As Giorgio, tenor Anthony Ciaramitaro barely stopped roaring during Sunday’s performance, but at least he did it tirelessly and with pure tone. Soprano Rachel Blaustein brought sweetness to Micòl, showing the character’s capriciousness. Michael Capasso and Richard Stafford’s staging did their best to handle the pile of episodes, based on a simple setting illuminated by John Farrell’s evocative projections.

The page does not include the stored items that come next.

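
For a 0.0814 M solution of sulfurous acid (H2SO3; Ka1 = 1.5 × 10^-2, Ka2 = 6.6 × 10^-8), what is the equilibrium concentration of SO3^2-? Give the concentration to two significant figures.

6.6 × 10^-8 M

First ionization gives [H+] ≈ [HSO3-] = 2.82 × 10^-2 M.
Second step: Ka2 = [H+][SO3^2-]/[HSO3-] ≈ [SO3^2-] (since [H+] ≈ [HSO3-]).
So [SO3^2-] ≈ Ka2.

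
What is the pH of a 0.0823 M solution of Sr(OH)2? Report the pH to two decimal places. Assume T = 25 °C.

Sr(OH)2 is a strong base (each formula unit releases 2 OH-); [OH-] = 0.165 M.
pOH = -log(0.165) = 0.78
pH = 14.00 - 0.78 = 13.22

pH = 13.22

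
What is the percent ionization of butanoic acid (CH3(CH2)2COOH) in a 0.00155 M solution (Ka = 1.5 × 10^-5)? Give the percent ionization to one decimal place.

CH3(CH2)2COOH ⇌ CH3(CH2)2COO- + H+; let x = [H+] at equilibrium.
Ka = x²/(C₀ − x); solving the quadratic gives x = 1.45 × 10^-4 M.
% ionization = x/C₀ × 100% = 1.45 × 10^-4/0.00155 × 100% = 9.4%

9.4%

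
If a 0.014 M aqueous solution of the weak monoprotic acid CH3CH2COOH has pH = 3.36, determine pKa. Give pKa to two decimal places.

pKa = 4.85

[H+] = 10^(-3.36) = 4.37 × 10^-4 M
At equilibrium [HA] = 0.014 − 4.37 × 10^-4 = 1.36 × 10^-2 M
Ka = [H+][A-]/[HA] = (4.37 × 10^-4)² / 1.36 × 10^-2 = 1.40 × 10^-5
pKa = -log(1.40 × 10^-5) = 4.85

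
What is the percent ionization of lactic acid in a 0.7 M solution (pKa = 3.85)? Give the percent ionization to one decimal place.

1.4%

CH3CH(OH)COOH ⇌ CH3CH(OH)COO- + H+; let x = [H+] at equilibrium.
Ka = 10^(−3.85) = 1.41 × 10^-4
x ≈ √(Ka·C₀) = √(1.41 × 10^-4 × 0.7) = 9.93 × 10^-3 M
Fraction ionized = 9.93 × 10^-3 / 0.7 = 0.0142 → 1.4%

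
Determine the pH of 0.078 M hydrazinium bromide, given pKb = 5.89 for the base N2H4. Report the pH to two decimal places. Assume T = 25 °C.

pH = 4.61

N2H5+ is the conjugate acid of the weak base N2H4.
Kb = 10^(−5.89) = 1.29 × 10^-6
Ka = Kw/Kb = 1.0×10^-14 / 1.29 × 10^-6 = 7.75 × 10^-9
Let x = [H+] at equilibrium. Ka = x²/(0.078 − x).
Assume x ≪ 0.078: x ≈ √(7.75 × 10^-9 × 0.078) = 2.46 × 10^-5 M
pH = −log[H+] = −log(2.46 × 10^-5) = 4.61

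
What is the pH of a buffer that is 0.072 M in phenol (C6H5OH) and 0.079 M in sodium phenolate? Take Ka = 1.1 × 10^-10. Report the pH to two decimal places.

pKa = −log(1.1 × 10^-10) = 9.959
Using pH = pKa + log([base]/[acid]) with [base]/[acid] = 0.079/0.072:
pH = 9.959 + (+0.040) = 10.00

pH = 10.00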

The opera’s ending surprises with the post-Holocaust imperative – doctrine at the moment – to “never forget”. Standing behind the fighting at Ferrara’s ruined synagogue, Giorgio spoke of his memories, singing, “To live my life, I need to let you go.” It’s a fascinating twist from tradition in a work that, on the contrary, is all but relentlessly carried away.
The Garden of Finzi-Continis
Through Sunday at the Jewish Heritage Museum, Manhattan; nycopera.com.